I just use my thumb pick for the whole
So, if you're have the bar tilted so
you're only fretting the highest string,
and then these fingers are just muting the
lower strings.
[SOUND] You're set up for a rake.
You, these strings are all muted, and
you just go across the whole thing really
Just like that.
So you're using your left hand to mute all
the strings but the top string.
And the right hand just dragging your
thumb across the whole thing.
The only note that's gonna sound is that
high one.
So, it just adds a lot of cool effect.
Like I say, mainly I use it when I'm
playing notes on the highest string.
If you start doing it in middle strings
you can
It sort of gets a little bit lost in
Works really good on the high strings.
So you can practice the rake.
Now there's one other way you could try
which is with a thumb
raking and
say the middle finger actually plucking
the, the note.
It's sort of like a pinch.
These two fingers almost cross.
But I tend to just use the thumb method.
You can experiment with either one.
But that's all it is.
So it might take a little while to get
that accurate, but
as I say, all it is is muting all the
strings but
the high one by tilting the bar
and just dragging your thumb right across.
So that's a rake.
And actually you'll notice I use that
quite a bit.
I covered it sort of quickly here, but
you'll notice I use it a lot,
so there's not much to learn about it, but
I do recommend practicing it and
getting it as part of your bag of tricks,
A few other things you can do to add
interest to your playing,
is allowing string noise.
Now, I've made a lot of noise about trying
to be clean and
not have extraneous noise, but if, if
you're doing it on purpose, and
you want to use it, it can be sort of a
cool effect.
So you can hear there's a little bit of a
rattle in there and
also what I do if I wanna add string
noise, just to make a nice ambient,
interesting chord, I lift these two
fingers off the string so
that the notes behind the bar are also
They're not being muted there.
Now, this is just, I don't use that
technique all that often.
But sometimes on a slow tune at the very
end of the song for
the last chord, it can create this really
lush, kind of interesting sound.
Or if sometimes if you're doing sorta a
chopping strum,
[SOUND] you can leave some of that noise
in there.
And you leave the noise also by lightening
the pressure of the bar of the left hand.
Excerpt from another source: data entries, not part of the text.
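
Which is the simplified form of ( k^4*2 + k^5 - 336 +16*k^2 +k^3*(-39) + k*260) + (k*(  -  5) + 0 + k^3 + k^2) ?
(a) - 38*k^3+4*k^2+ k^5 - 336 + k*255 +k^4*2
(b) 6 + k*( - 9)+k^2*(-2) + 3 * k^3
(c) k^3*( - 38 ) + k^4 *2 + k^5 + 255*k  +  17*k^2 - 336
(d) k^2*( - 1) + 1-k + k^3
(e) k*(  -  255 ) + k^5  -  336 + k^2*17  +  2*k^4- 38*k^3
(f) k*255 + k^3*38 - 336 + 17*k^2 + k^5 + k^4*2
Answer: c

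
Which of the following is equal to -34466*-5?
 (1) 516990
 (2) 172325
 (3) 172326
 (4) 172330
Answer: 4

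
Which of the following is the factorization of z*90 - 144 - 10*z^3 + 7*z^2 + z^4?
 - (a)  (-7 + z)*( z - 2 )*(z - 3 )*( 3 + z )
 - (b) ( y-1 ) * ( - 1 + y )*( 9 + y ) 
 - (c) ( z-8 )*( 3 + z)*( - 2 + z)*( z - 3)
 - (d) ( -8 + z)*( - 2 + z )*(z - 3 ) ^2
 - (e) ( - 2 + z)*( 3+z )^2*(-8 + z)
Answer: c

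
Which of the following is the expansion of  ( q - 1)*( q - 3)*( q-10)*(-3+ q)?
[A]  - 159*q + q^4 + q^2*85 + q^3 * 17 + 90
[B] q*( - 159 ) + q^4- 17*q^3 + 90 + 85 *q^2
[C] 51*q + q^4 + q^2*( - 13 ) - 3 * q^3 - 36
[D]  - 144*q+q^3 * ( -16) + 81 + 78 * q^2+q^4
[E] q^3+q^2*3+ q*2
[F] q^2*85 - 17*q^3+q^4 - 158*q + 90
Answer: B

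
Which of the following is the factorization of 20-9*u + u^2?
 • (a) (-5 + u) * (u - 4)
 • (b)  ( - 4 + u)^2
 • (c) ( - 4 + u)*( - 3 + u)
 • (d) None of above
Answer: a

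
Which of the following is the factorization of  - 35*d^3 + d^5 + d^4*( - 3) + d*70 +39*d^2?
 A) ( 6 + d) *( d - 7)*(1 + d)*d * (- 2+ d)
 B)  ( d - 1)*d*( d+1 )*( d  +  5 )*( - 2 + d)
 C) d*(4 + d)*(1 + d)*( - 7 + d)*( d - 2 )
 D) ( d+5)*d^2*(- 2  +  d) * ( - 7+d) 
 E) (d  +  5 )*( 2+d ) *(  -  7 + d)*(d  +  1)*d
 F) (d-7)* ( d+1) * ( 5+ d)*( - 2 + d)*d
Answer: F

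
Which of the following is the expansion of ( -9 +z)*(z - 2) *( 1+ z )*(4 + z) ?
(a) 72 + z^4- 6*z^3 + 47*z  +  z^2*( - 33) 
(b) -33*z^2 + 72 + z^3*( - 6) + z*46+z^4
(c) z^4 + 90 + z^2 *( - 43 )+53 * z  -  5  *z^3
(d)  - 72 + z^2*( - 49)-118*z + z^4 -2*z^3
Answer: b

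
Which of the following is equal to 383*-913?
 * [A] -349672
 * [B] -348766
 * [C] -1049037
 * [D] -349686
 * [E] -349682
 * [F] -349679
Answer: F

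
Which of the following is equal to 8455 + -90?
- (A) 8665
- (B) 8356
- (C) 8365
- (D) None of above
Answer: C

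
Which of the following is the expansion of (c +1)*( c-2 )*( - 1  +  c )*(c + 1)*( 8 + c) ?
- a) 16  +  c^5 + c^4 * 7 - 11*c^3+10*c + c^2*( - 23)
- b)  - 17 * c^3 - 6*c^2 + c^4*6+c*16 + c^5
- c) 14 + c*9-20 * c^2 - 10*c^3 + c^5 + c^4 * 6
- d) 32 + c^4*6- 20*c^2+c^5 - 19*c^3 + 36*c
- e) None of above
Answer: a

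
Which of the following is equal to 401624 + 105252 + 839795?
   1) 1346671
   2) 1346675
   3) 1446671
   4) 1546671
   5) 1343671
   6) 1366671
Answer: 1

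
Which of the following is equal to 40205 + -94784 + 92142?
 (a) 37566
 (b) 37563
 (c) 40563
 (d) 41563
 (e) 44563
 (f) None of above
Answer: b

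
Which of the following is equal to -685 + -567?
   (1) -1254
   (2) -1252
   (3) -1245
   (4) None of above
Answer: 2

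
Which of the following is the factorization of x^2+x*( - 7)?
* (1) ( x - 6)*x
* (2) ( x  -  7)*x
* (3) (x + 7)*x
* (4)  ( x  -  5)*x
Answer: 2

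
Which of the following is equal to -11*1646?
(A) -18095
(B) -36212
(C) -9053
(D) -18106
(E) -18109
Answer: D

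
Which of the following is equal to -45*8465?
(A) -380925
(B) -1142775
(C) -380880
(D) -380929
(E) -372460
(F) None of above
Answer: A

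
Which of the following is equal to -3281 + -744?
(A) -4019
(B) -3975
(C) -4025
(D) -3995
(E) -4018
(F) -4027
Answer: C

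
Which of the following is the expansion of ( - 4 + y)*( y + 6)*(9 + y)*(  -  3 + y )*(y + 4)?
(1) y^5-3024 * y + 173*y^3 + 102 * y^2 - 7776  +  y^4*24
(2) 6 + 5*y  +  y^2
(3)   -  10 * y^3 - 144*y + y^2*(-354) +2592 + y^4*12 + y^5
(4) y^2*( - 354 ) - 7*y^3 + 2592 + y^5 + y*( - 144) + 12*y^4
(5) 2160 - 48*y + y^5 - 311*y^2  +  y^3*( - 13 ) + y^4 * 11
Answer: 4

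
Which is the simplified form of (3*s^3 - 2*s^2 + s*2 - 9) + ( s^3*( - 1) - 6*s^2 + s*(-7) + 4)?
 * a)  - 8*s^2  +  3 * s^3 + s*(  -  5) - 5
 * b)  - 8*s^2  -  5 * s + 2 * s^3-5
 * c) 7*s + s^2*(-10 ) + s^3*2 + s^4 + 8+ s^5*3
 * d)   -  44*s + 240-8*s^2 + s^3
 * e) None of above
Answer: b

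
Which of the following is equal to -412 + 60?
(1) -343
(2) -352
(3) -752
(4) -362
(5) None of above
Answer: 2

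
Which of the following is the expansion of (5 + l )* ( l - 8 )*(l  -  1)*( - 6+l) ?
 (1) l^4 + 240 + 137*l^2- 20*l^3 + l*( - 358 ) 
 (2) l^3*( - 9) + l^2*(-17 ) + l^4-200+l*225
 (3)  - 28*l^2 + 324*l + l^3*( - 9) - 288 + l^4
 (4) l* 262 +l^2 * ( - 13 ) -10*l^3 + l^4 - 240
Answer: 4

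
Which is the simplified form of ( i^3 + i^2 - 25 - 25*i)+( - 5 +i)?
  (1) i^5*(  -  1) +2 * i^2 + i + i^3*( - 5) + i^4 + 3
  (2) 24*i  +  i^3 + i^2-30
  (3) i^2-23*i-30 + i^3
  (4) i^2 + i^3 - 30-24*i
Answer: 4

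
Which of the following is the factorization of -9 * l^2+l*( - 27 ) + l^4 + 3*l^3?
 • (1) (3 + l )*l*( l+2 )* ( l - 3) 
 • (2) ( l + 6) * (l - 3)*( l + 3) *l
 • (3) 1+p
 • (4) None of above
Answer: 4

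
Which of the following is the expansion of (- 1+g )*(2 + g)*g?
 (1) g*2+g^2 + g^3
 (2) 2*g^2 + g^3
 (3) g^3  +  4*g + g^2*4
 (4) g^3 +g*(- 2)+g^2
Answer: 4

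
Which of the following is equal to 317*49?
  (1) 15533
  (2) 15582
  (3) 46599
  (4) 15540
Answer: 1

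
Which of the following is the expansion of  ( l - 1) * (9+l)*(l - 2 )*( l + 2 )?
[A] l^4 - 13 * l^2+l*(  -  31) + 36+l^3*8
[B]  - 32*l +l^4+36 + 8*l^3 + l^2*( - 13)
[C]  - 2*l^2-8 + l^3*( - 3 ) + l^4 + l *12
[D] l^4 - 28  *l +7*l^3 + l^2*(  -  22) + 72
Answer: B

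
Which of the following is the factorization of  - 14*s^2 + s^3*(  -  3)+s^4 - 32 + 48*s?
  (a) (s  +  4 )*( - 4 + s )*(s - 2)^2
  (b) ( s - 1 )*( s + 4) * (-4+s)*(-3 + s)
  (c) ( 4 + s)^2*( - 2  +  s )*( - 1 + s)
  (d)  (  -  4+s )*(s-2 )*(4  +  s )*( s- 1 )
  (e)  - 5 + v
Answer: d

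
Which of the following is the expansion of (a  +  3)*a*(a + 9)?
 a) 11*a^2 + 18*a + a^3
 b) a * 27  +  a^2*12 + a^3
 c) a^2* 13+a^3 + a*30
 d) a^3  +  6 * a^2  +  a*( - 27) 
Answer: b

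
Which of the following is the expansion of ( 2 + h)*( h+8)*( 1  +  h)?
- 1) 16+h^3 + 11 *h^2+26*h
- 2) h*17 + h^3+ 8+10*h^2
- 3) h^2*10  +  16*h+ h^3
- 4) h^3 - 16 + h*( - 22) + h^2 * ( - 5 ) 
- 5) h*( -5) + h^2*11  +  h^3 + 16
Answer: 1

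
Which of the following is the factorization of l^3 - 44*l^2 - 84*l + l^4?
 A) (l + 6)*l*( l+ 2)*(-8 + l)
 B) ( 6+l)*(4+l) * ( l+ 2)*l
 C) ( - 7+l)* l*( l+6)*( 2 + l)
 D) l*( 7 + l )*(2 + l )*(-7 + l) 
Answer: C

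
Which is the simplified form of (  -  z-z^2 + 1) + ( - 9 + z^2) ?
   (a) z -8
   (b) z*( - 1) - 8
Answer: b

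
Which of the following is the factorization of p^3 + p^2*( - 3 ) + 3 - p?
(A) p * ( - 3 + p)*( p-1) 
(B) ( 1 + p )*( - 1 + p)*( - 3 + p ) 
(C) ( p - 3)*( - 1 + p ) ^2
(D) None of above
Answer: B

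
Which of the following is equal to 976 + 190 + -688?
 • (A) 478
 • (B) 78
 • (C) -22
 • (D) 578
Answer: A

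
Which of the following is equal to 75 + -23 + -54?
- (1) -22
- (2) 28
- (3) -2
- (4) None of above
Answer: 3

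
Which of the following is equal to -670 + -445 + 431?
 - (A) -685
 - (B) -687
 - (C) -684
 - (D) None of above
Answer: C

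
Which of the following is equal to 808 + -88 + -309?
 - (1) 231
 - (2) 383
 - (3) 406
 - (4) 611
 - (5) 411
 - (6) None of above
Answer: 5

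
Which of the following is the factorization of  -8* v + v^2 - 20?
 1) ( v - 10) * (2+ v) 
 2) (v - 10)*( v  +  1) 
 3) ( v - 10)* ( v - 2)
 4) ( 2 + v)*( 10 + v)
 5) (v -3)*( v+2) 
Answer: 1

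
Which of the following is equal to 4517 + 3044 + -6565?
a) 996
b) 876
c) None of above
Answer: a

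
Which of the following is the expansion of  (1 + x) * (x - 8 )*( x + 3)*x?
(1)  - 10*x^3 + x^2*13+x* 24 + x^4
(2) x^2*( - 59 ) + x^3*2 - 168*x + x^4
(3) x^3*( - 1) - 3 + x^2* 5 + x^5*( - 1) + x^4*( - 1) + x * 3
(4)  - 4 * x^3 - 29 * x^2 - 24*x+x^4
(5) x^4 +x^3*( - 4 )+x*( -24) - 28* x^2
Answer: 4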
So you get a little rattle.
So, it sounds a little trash cany, but if
you're going for that,
if it's a dirty song or you know, you
really want to give it,
it's almost like distortion for the Dobro,
a natural distortion.
So, just something to keep in mind that
you can use.
The thing I would like to emphasize is
there are so many different things you can
do to create interesting sounds, and you
wanna be able to use all of them.
Now, one last thing that I’m gonna show
you that's sort of an interesting
little trick here, and this is what I
would consider a trick.
This is not something that you're gonna be
using all the time, but check this out.
So what I'm doing here is I'm actually
strumming on
the opposite side of the strings.
And I slide my bar from up high in the
neck, and I wanna end down the 12th fret.
And the reason that, this note sort of
emerges out of nowhere once you hit
the 12th fret, because that's where the
harmonics lie.
You can hear that note just kind of
And so, this is just something that you
would use as a sound effect.
At the start of a song, in an ambient
section in a song, whatever,
just something cool to sort of check out.
And there's probably a lot more things
like that I'm even aware of, so
if you are, are done practicing scales and
you wanna get a little more creative,
you can try all the different interesting
sound effects and
embellishments that you get with a Dobro.